Here, the entrenched thinking of those in the first category above is the most worrying. One fears that their views lack any rational foundation - if only because no evidence is allowed to refute them. The finance theory (e.g. the efficient market hypothesis, and so on) that sparked the creation of fancy financial gift-wrappings for risk and guided the behaviour of powerful financial institutions was subjected to a giant experiment. Powerful lobbying ensured that perceived regulatory obstacles were removed or forestalled, oversight bodies were conveniently complicit, and ethical interference of any kind was at a minimum. Under these hugely favourable conditions, with large amounts of capital swishing around, the finance community should have been poised to work some magic to the economic benefit of all. But, the end result was a gigantic screw up. And, apart from some token apologies, the main actors have shown no real remorse, and many have scrambled to invoke ad hoc conjectures that blame 'less than ideal' conditions for the crisis - as if the experiment would have worked if only the government hadn't .... or whatever. Recall, there are Marxists who discount the fall of the Soviet Empire and insist that the communist experiment has yet to be carried out.

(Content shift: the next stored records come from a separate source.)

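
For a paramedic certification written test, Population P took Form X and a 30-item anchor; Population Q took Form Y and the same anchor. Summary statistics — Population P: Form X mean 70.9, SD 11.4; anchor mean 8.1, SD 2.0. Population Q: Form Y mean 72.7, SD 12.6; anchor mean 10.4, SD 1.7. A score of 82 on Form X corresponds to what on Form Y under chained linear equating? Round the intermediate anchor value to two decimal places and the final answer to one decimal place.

Form X → anchor (Population P): v = (2.0/11.4)(82 − 70.9) + 8.1 = 10.05
anchor → Form Y (Population Q): y = (12.6/1.7)(10.05 − 10.4) + 72.7 = 70.1

70.1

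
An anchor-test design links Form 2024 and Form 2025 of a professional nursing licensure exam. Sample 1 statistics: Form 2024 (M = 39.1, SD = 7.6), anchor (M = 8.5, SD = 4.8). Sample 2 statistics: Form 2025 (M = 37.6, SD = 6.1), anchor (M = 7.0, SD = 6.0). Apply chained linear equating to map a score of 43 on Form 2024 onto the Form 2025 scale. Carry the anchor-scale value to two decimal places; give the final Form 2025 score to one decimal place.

41.6

Form 2024 → anchor (Sample 1): v = (4.8/7.6)(43 − 39.1) + 8.5 = 10.96
anchor → Form 2025 (Sample 2): y = (6.1/6.0)(10.96 − 7.0) + 37.6 = 41.6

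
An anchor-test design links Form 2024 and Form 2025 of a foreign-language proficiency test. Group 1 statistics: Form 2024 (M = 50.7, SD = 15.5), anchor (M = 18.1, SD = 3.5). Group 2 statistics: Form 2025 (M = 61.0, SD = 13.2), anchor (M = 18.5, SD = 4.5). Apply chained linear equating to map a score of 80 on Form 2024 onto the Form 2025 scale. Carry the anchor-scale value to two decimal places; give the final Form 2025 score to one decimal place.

Form 2024 → anchor (Group 1): v = (3.5/15.5)(80 − 50.7) + 18.1 = 24.72
anchor → Form 2025 (Group 2): y = (13.2/4.5)(24.72 − 18.5) + 61.0 = 79.2

79.2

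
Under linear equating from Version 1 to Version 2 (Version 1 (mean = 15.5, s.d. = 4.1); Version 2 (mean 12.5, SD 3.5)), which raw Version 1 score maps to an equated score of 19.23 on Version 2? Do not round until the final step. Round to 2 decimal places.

Invert y = (SD_Y/SD_X)(x − M_X) + M_Y:
x = (SD_X/SD_Y)(y − M_Y) + M_X = (4.1/3.5)(19.23 − 12.5) + 15.5
x = 1.171429 × 6.730 + 15.5 = 23.38

23.38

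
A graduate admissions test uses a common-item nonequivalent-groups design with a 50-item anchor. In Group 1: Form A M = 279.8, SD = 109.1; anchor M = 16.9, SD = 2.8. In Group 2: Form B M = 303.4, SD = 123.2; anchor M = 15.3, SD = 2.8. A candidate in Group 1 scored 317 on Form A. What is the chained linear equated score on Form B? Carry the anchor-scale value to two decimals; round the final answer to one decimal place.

Form A → anchor (Group 1): v = (2.8/109.1)(317 − 279.8) + 16.9 = 17.85
anchor → Form B (Group 2): y = (123.2/2.8)(17.85 − 15.3) + 303.4 = 415.6

415.6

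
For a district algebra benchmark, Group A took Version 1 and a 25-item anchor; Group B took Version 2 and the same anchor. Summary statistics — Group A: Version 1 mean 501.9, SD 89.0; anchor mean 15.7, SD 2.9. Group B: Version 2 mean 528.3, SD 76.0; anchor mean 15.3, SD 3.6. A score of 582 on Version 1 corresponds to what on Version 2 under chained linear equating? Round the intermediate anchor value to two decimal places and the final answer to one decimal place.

591.8

Version 1 → anchor (Group A): v = (2.9/89.0)(582 − 501.9) + 15.7 = 18.31
anchor → Version 2 (Group B): y = (76.0/3.6)(18.31 − 15.3) + 528.3 = 591.8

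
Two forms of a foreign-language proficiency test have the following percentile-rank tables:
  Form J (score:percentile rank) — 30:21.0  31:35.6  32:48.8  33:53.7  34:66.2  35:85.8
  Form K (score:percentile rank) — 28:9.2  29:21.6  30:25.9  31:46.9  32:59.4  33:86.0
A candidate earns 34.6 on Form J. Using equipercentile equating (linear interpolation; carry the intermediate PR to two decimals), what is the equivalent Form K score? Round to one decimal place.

32.7

PR of 34.6 on Form J: 66.2 + (34.6 − 34)/(35 − 34) × (85.8 − 66.2) = 77.96
On Form K, PR 77.96 falls between score 32 (PR 59.4) and 33 (PR 86.0).
Interpolate: 32 + (77.96 − 59.4)/(86.0 − 59.4) × (33 − 32) = 32.7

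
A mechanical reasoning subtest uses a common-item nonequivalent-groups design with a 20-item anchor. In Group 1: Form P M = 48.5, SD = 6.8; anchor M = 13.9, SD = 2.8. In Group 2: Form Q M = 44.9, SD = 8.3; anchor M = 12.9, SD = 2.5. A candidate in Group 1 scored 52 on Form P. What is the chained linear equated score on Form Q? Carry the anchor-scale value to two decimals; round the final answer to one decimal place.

53.0

Form P → anchor (Group 1): v = (2.8/6.8)(52 − 48.5) + 13.9 = 15.34
anchor → Form Q (Group 2): y = (8.3/2.5)(15.34 − 12.9) + 44.9 = 53.0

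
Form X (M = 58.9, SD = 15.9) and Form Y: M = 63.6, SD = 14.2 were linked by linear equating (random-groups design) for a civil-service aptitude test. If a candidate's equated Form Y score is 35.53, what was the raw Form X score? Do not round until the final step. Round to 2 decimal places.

Invert y = (SD_Y/SD_X)(x − M_X) + M_Y:
x = (SD_X/SD_Y)(y − M_Y) + M_X = (15.9/14.2)(35.53 − 63.6) + 58.9
x = 1.119718 × -28.070 + 58.9 = 27.47

27.47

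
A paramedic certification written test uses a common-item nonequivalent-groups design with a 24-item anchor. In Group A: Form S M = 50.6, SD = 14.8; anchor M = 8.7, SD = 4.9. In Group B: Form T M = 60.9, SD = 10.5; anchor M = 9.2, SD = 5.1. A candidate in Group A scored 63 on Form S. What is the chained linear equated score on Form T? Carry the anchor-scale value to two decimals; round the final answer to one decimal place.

68.3

Form S → anchor (Group A): v = (4.9/14.8)(63 − 50.6) + 8.7 = 12.81
anchor → Form T (Group B): y = (10.5/5.1)(12.81 − 9.2) + 60.9 = 68.3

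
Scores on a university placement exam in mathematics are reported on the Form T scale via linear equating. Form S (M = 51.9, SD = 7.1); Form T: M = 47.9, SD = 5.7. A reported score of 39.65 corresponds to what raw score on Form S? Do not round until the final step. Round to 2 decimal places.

41.62

Invert y = (SD_Y/SD_X)(x − M_X) + M_Y:
x = (SD_X/SD_Y)(y − M_Y) + M_X = (7.1/5.7)(39.65 − 47.9) + 51.9
x = 1.245614 × -8.250 + 51.9 = 41.62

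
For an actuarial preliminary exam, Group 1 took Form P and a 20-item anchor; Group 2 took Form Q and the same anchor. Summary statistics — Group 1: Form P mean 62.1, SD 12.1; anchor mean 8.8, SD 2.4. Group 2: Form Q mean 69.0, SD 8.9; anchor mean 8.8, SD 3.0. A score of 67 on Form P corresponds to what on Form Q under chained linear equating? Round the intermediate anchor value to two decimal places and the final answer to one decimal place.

71.9

Form P → anchor (Group 1): v = (2.4/12.1)(67 − 62.1) + 8.8 = 9.77
anchor → Form Q (Group 2): y = (8.9/3.0)(9.77 − 8.8) + 69.0 = 71.9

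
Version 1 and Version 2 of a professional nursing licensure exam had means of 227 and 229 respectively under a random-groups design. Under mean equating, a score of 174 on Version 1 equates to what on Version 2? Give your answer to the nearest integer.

Mean equating: y = x + (M_Y − M_X) = 174 + (229 − 227) = 176

176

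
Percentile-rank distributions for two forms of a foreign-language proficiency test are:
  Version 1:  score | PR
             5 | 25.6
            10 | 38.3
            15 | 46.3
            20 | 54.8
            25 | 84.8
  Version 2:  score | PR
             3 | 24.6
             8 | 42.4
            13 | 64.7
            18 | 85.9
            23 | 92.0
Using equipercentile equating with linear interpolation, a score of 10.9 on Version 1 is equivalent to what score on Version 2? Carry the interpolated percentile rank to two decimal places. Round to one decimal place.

7.3

PR of 10.9 on Version 1: 38.3 + (10.9 − 10)/(15 − 10) × (46.3 − 38.3) = 39.74
On Version 2, PR 39.74 falls between score 3 (PR 24.6) and 8 (PR 42.4).
Interpolate: 3 + (39.74 − 24.6)/(42.4 − 24.6) × (8 − 3) = 7.3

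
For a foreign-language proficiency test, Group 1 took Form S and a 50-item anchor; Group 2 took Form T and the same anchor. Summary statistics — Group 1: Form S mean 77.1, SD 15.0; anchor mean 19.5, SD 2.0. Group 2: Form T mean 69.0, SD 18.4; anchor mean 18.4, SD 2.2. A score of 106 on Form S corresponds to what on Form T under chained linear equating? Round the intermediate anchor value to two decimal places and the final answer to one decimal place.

110.4

Form S → anchor (Group 1): v = (2.0/15.0)(106 − 77.1) + 19.5 = 23.35
anchor → Form T (Group 2): y = (18.4/2.2)(23.35 − 18.4) + 69.0 = 110.4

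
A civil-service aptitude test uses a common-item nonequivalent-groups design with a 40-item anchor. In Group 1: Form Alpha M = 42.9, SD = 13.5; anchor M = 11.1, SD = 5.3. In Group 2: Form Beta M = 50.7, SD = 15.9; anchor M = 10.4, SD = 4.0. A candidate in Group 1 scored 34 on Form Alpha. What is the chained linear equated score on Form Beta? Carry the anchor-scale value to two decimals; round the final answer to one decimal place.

Form Alpha → anchor (Group 1): v = (5.3/13.5)(34 − 42.9) + 11.1 = 7.61
anchor → Form Beta (Group 2): y = (15.9/4.0)(7.61 − 10.4) + 50.7 = 39.6

39.6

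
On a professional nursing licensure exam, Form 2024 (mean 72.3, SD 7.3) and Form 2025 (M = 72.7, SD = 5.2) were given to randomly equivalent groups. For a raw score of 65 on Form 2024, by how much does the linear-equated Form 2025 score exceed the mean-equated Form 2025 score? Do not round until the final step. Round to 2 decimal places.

Mean-equated: 65 + (72.7 − 72.3) = 65.40
Linear-equated: (5.2/7.3)(65 − 72.3) + 72.7 = 67.500
Difference = 67.500 − 65.40 = 2.10

2.10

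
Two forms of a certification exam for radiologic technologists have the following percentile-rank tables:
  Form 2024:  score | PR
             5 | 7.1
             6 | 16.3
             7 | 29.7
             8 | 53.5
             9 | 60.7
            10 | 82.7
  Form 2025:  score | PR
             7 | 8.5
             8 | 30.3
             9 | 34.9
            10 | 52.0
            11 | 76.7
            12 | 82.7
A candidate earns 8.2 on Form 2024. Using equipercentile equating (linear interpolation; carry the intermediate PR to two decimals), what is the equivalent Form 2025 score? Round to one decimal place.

10.1

PR of 8.2 on Form 2024: 53.5 + (8.2 − 8)/(9 − 8) × (60.7 − 53.5) = 54.94
On Form 2025, PR 54.94 falls between score 10 (PR 52.0) and 11 (PR 76.7).
Interpolate: 10 + (54.94 − 52.0)/(76.7 − 52.0) × (11 − 10) = 10.1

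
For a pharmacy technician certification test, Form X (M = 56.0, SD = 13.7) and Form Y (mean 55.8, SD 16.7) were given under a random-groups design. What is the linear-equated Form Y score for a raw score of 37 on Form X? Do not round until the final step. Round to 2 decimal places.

32.64

Linear equating: y = (SD_Y/SD_X)(x − M_X) + M_Y
y = (16.7/13.7)(37 − 56.0) + 55.8
y = 1.218978 × -19.0 + 55.8 = -23.1606 + 55.8 = 32.64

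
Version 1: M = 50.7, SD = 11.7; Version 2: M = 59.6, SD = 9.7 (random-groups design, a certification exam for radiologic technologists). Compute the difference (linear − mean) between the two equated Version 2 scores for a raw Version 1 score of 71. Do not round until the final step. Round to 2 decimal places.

Mean-equated: 71 + (59.6 − 50.7) = 79.90
Linear-equated: (9.7/11.7)(71 − 50.7) + 59.6 = 76.430
Difference = 76.430 − 79.90 = -3.47

-3.47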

At this point, those in the 'critics' category mentioned earlier might interject: "Yes, but this is because you have a naive conception of business motivation. When you said that the finance theory-based beliefs behind the crisis were not held on a rational basis, you were ignoring the individualistic bias that infects the thinking of the finance community. The beliefs may have failed in the social arena, and they may have harmed others, but most of the individuals concerned emerged, not just unscathed, but much richer. For them, the experiment did work, and that shows that their views were held on a rational basis. For what could be more rational than making lots of money, especially when wealth creation is automatically good for everyone and not just the immediate beneficiary? By the looks of the profits now being made, the finance community is setting things up for another economic flare-up." More on the ethical implications of all this next time.

2 comments:

  1. HI Alan. Delighted to read this astute analysis of the situation. I agree with everything you are saying here.
    I hope you will forgive me for cheekily mentioning that I argued a similar line when you gave your talk on Finance Theory to UEA several years ago now: your response at that time was very different. When I claimed that Finance Theory was built on sand, and that crude mistakes in the philosophy of science (in particular, broadly Friedmanian assumptions about abstracting from the humanity of participants in the economy, and about equilibrium, markets, deregulation, etc) were perpetuating the illusion of an escape from the tendency of speculation and deregulation to lead to bust, you demurred and claimed that I hadn't understood how sophisticated the new Finance Theories were! At least, that is my recollection of the meeting. I'm glad to see how you have changed your tune! ;-)
    [My recent work on this may be of interest to you: see my pieces in IJGE and Eco-politics, for instance. And my persistent arguments across the blogosphere and media for real nationalisation of the banks as the only genuine long-term solution.]

    ReplyDelete
  2. Good to hear from you. Yes, I remember that talk well - mainly because I was concerned that a new kind of business person was emerging: a person for whom morality has no value except as something to be paid lip-service to when necessary - exactly the kind of person who was capaable of creating the crisis we now face. As for finance theory, I haven't changed my view - at that time I was simply trying to get people to recognise that it had great (and highly dangerous)causal power because of its scientistic trappings of mathematical elegance and quasi-empirical stability(though I too thought it was built on sand). I doubt whether you did 'understand' the irrelevance theorem, for example, or the internal significance of option pricing theory - but that, as you rightly said, was actually no big deal.